Asie-Pacifique: un Eldorado pour Roche et Novartis
La Chine est le marché qui séduit le plus les géants de la pharmacie comme Roche et Novartis.
De façon plus globale, ils considèrent l’Asie-Pacifique comme la région du monde qui offre le plus grand potentiel de croissance.
Franz Humer en est convaincu. Le président de Roche est le dernier en date des patrons de l’industrie pharmaceutique europeenne et nord-americaine à estimer que l’Asie-Pacifique constitue une sorte d’Eldorado pour le groupe suisse.
«D’ici cinq à dix ans, la Chine deviendra, sans doute, notre premier marché dans cette partie du monde. Mais aussi un important centre d’activites scientifiques pour notre firme», confie, mercredi, Franz Humer, au journal China Daily.
Une croissance très forte
Cet avis est partagé par Daniel Vasella, le président de Novartis. Le groupe suisse arrive, déjà, au troisième rang, des multinationales qui vendent le plus de médicaments en Chine.
«Ces trois prochaines années, nos ventes devraient augmenter de 15% à 20% par an dans ce pays», a confié, un peu plus tôt, Daniel Vasella devant un parterre d’investisseurs à Singapour.
La Chine ne représente encore que 2% du chiffre d’affaires global de Roche. Mais ses ventes connaissent, elles aussi, une croissance deux à trois fois supérieures à celles d’autres marchés arrivés à maturité depuis longtemps comme l’Europe et l’Amérique du Nord.
«Le marché des produits pharmaceutiques en Chine représente une valeur de 50 milliards de dollars par an. Mais il ne fait que s’entrouvrir à des groupes étrangers comme Roche et Novartis», observe un analyste de UBS Warburg à Tokyo.
Des obstacles à surmonter
Les obstacles à surmonter pour les multinationales de la pharmacie restent considérables en dépit de l’accession de la Chine à l’Organisation mondiale du commerce (OMC)
«Novartis, Roche et les autres savent que la Chine se soucient très peu de la protection de la propriété intellectuelle.Obtenir des licences pour importer des médicaments de Suisse est un casse-tete. Et les prix des medicaments sont fixés par l’Etat», ajoute l’analyste de la banque d’affaires suisse à Tokyo.
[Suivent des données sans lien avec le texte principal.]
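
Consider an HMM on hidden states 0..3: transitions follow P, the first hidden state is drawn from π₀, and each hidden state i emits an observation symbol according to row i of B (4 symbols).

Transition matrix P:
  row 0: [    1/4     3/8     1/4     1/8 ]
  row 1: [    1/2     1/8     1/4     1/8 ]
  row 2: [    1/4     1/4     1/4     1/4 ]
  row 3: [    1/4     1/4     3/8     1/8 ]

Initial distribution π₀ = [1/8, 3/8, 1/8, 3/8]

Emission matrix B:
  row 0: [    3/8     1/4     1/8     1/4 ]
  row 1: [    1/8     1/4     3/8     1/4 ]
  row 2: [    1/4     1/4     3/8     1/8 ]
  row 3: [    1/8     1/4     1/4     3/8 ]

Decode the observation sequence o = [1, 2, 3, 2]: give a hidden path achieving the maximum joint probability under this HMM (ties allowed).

path = [3, 2, 3, 2]

t=0: δ = [3.125e-02, 9.375e-02, 3.125e-02, 9.375e-02]  (obs o_0=1)
t=1: δ = [5.859e-03, 8.789e-03, 1.318e-02, 2.930e-03]  ψ = [1, 3, 3, 1]  (obs o_1=2)
t=2: δ = [1.099e-03, 8.240e-04, 4.120e-04, 1.236e-03]  ψ = [1, 2, 2, 2]  (obs o_2=3)
t=3: δ = [5.150e-05, 1.545e-04, 1.738e-04, 3.862e-05]  ψ = [1, 0, 3, 3]  (obs o_3=2)
backtrack: best end state = 2; path = [3, 2, 3, 2]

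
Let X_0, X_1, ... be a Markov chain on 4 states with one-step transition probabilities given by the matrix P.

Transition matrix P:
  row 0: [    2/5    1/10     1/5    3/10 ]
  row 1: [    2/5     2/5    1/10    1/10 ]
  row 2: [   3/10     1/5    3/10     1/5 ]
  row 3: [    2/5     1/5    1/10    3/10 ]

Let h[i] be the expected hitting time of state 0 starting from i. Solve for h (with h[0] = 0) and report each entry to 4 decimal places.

First-step conditioning: h[0] = 0; for i ≠ 0, h[i] = 1 + Σ_k P[i][k]·h[k].
  h[1] = 1 + 2/5·h[1] + 1/10·h[2] + 1/10·h[3]
  h[2] = 1 + 1/5·h[1] + 3/10·h[2] + 1/5·h[3]
  h[3] = 1 + 1/5·h[1] + 1/10·h[2] + 3/10·h[3]
Solving the 3×3 linear system over states ≠ 0 gives exactly h = [0, 80/31, 90/31, 80/31] (h[0] = 0 is the target).

h = [0.0000, 2.5806, 2.9032, 2.5806]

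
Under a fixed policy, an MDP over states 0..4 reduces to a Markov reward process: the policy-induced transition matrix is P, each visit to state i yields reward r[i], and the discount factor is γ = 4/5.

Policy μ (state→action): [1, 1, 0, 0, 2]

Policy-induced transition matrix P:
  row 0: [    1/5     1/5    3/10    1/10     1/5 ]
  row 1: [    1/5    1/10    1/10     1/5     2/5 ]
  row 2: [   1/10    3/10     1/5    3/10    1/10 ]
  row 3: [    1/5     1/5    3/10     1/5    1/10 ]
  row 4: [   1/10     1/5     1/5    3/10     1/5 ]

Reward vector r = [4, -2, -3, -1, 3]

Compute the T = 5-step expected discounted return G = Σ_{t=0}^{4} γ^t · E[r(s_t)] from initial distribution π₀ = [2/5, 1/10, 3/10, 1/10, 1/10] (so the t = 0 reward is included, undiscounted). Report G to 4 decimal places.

t=0: π = [0.4000, 0.1000, 0.3000, 0.1000, 0.1000], E[r] = 0.7000, γ^t·E[r] = 0.700000, running G = 0.700000
t=1: π = [0.1600, 0.2200, 0.2400, 0.2000, 0.1800], E[r] = -0.1800, γ^t·E[r] = -0.144000, running G = 0.556000
t=2: π = [0.1580, 0.2020, 0.2140, 0.2260, 0.2000], E[r] = -0.0400, γ^t·E[r] = -0.025600, running G = 0.530400
t=3: π = [0.1586, 0.2012, 0.2182, 0.2256, 0.1964], E[r] = -0.0590, γ^t·E[r] = -0.030208, running G = 0.500192
t=4: π = [0.1585, 0.2017, 0.2183, 0.2256, 0.1959], E[r] = -0.0622, γ^t·E[r] = -0.025461, running G = 0.474731

G = 0.4747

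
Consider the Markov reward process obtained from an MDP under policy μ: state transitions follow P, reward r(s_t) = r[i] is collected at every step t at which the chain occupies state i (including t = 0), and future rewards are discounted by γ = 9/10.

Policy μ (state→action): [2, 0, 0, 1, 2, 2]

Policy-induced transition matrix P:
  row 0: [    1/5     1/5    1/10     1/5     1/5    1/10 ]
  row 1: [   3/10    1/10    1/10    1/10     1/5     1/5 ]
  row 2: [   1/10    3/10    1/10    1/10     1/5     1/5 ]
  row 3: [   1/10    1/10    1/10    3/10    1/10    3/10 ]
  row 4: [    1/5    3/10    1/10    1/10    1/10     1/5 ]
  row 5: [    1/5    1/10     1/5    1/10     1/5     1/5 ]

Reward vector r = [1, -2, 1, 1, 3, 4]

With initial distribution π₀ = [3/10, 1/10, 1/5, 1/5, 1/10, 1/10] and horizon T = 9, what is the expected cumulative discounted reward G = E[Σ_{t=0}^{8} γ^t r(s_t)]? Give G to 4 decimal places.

G = 8.3140

t=0: π = [0.3000, 0.1000, 0.2000, 0.2000, 0.1000, 0.1000], E[r] = 1.2000, γ^t·E[r] = 1.200000, running G = 1.200000
t=1: π = [0.1700, 0.1900, 0.1100, 0.1700, 0.1700, 0.1900], E[r] = 1.3400, γ^t·E[r] = 1.206000, running G = 2.406000
t=2: π = [0.1910, 0.1730, 0.1190, 0.1510, 0.1660, 0.2000], E[r] = 1.4130, γ^t·E[r] = 1.144530, running G = 3.550530
t=3: π = [0.1903, 0.1761, 0.1200, 0.1493, 0.1683, 0.1960], E[r] = 1.3963, γ^t·E[r] = 1.017903, running G = 4.568433
t=4: π = [0.1907, 0.1767, 0.1196, 0.1489, 0.1682, 0.1959], E[r] = 1.3941, γ^t·E[r] = 0.914676, running G = 5.483108
t=5: π = [0.1908, 0.1766, 0.1196, 0.1488, 0.1683, 0.1958], E[r] = 1.3941, γ^t·E[r] = 0.823219, running G = 6.306328
t=6: π = [0.1908, 0.1767, 0.1196, 0.1489, 0.1683, 0.1958], E[r] = 1.3940, γ^t·E[r] = 0.740834, running G = 7.047161
t=7: π = [0.1908, 0.1767, 0.1196, 0.1489, 0.1683, 0.1958], E[r] = 1.3940, γ^t·E[r] = 0.666753, running G = 7.713914
t=8: π = [0.1908, 0.1767, 0.1196, 0.1489, 0.1683, 0.1958], E[r] = 1.3940, γ^t·E[r] = 0.600078, running G = 8.313991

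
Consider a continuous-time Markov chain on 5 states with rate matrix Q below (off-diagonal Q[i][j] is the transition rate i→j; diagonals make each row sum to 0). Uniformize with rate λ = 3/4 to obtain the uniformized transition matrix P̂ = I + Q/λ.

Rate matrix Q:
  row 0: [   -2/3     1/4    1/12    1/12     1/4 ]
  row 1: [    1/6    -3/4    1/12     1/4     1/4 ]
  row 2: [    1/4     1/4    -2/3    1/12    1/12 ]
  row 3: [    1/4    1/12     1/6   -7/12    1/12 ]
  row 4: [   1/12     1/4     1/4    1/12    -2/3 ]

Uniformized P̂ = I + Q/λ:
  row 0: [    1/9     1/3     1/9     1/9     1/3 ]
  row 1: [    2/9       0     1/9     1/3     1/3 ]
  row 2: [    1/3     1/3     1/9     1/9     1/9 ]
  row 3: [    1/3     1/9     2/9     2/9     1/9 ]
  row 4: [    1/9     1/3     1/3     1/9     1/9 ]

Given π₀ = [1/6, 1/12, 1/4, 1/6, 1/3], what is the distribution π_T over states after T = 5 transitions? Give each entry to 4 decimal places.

t=0: π = [0.1667, 0.0833, 0.2500, 0.1667, 0.3333]
t=1: π = [0.2130, 0.2685, 0.2037, 0.1481, 0.1667]
t=2: π = [0.2191, 0.2109, 0.1646, 0.1872, 0.2181]
t=3: π = [0.2127, 0.2214, 0.1804, 0.1788, 0.2067]
t=4: π = [0.2155, 0.2198, 0.1769, 0.1802, 0.2076]
t=5: π = [0.2149, 0.2200, 0.1773, 0.1800, 0.2078]

π = [0.2149, 0.2200, 0.1773, 0.1800, 0.2078]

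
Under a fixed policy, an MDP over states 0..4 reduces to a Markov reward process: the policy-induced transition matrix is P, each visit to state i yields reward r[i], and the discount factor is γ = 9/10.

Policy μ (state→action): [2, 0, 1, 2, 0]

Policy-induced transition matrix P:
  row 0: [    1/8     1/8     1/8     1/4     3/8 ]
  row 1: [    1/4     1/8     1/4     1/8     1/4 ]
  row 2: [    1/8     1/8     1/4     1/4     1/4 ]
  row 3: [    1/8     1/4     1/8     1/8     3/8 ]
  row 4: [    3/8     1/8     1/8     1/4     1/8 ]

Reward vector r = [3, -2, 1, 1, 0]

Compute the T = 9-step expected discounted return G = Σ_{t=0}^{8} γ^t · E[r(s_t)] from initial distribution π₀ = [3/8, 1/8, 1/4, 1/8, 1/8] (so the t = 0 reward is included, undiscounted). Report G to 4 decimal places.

G = 4.7847

t=0: π = [0.3750, 0.1250, 0.2500, 0.1250, 0.1250], E[r] = 1.2500, γ^t·E[r] = 1.250000, running G = 1.250000
t=1: π = [0.1719, 0.1406, 0.1719, 0.2188, 0.2969], E[r] = 0.6250, γ^t·E[r] = 0.562500, running G = 1.812500
t=2: π = [0.2168, 0.1523, 0.1641, 0.2051, 0.2617], E[r] = 0.7148, γ^t·E[r] = 0.579023, running G = 2.391523
t=3: π = [0.2095, 0.1506, 0.1646, 0.2053, 0.2700], E[r] = 0.6970, γ^t·E[r] = 0.508129, running G = 2.899652
t=4: π = [0.2113, 0.1507, 0.1644, 0.2055, 0.2681], E[r] = 0.7026, γ^t·E[r] = 0.460960, running G = 3.360612
t=5: π = [0.2109, 0.1507, 0.1644, 0.2055, 0.2686], E[r] = 0.7011, γ^t·E[r] = 0.413967, running G = 3.774579
t=6: π = [0.2110, 0.1507, 0.1644, 0.2055, 0.2685], E[r] = 0.7014, γ^t·E[r] = 0.372777, running G = 4.147357
t=7: π = [0.2110, 0.1507, 0.1644, 0.2055, 0.2685], E[r] = 0.7014, γ^t·E[r] = 0.335454, running G = 4.482811
t=8: π = [0.2110, 0.1507, 0.1644, 0.2055, 0.2685], E[r] = 0.7014, γ^t·E[r] = 0.301919, running G = 4.784729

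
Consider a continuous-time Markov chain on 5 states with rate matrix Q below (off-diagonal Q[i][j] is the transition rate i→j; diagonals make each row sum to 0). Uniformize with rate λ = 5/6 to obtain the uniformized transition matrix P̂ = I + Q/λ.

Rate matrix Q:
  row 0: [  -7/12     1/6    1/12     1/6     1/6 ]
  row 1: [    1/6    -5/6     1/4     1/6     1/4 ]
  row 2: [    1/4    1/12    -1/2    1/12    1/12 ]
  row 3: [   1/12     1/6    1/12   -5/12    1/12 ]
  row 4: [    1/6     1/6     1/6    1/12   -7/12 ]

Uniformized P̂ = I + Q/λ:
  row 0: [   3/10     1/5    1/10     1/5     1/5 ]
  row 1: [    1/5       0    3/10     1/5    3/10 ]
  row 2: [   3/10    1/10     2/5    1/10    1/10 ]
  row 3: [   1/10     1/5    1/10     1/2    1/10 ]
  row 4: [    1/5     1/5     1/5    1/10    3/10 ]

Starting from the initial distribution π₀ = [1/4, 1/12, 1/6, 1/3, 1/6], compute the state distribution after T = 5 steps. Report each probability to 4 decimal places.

π = [0.2201, 0.1490, 0.2123, 0.2289, 0.1896]

t=0: π = [0.2500, 0.0833, 0.1667, 0.3333, 0.1667]
t=1: π = [0.2083, 0.1667, 0.1833, 0.2667, 0.1750]
t=2: π = [0.2125, 0.1483, 0.2058, 0.2442, 0.1892]
t=3: π = [0.2174, 0.1498, 0.2103, 0.2338, 0.1888]
t=4: π = [0.2194, 0.1490, 0.2119, 0.2302, 0.1894]
t=5: π = [0.2201, 0.1490, 0.2123, 0.2289, 0.1896]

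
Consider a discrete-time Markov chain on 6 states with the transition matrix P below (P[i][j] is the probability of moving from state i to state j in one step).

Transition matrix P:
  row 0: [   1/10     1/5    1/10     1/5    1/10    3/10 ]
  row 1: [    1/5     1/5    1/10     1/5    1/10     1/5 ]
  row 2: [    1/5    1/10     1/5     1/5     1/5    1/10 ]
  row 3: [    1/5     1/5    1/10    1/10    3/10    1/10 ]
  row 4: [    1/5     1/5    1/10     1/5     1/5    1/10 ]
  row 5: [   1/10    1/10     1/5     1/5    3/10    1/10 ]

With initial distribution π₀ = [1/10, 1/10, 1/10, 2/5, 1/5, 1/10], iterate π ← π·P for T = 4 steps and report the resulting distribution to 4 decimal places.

t=0: π = [0.1000, 0.1000, 0.1000, 0.4000, 0.2000, 0.1000]
t=1: π = [0.1800, 0.1800, 0.1200, 0.1600, 0.2300, 0.1300]
t=2: π = [0.1690, 0.1750, 0.1250, 0.1840, 0.1930, 0.1540]
t=3: π = [0.1677, 0.1721, 0.1279, 0.1816, 0.1994, 0.1513]
t=4: π = [0.1681, 0.1721, 0.1279, 0.1818, 0.1993, 0.1508]

π = [0.1681, 0.1721, 0.1279, 0.1818, 0.1993, 0.1508]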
Ces dix dernieres années, Roche et Novartis ont investi, chacun, plus de 200 millions de dollars dans des unites de production et de recherche en Chine. Ils cherchent, maintenant, à développer leurs propres réseaux de distribution et de ventes au détail.
«Le système de distribution chinois est trop fragmenté. Aucun distributeur ne couvre l’ensemble du pays. C’est fort coûteux», note Daniel Vasella.
Pour renforcer leur présence dans une region Asie-Pacifique qui abrite la moitie de l’humanité, Roche et Novartis se servent de quatre pays clé: le Japon, la Chine, Singapour et la Corée du Sud.
«Aujourd’hui, c’est le Japon qui leur sert de base arrière pour la conquête du plus vaste marché asiatique. C’est là où les groupes pharmaceutiques suisses réalisent l’essentiel de leurs bénéfices. Ils ne gagnent pas encore d’argent en Chine. C’est un investissement à très long terme», constate un analyste de Credit Suisse First Boston à Hong Kong.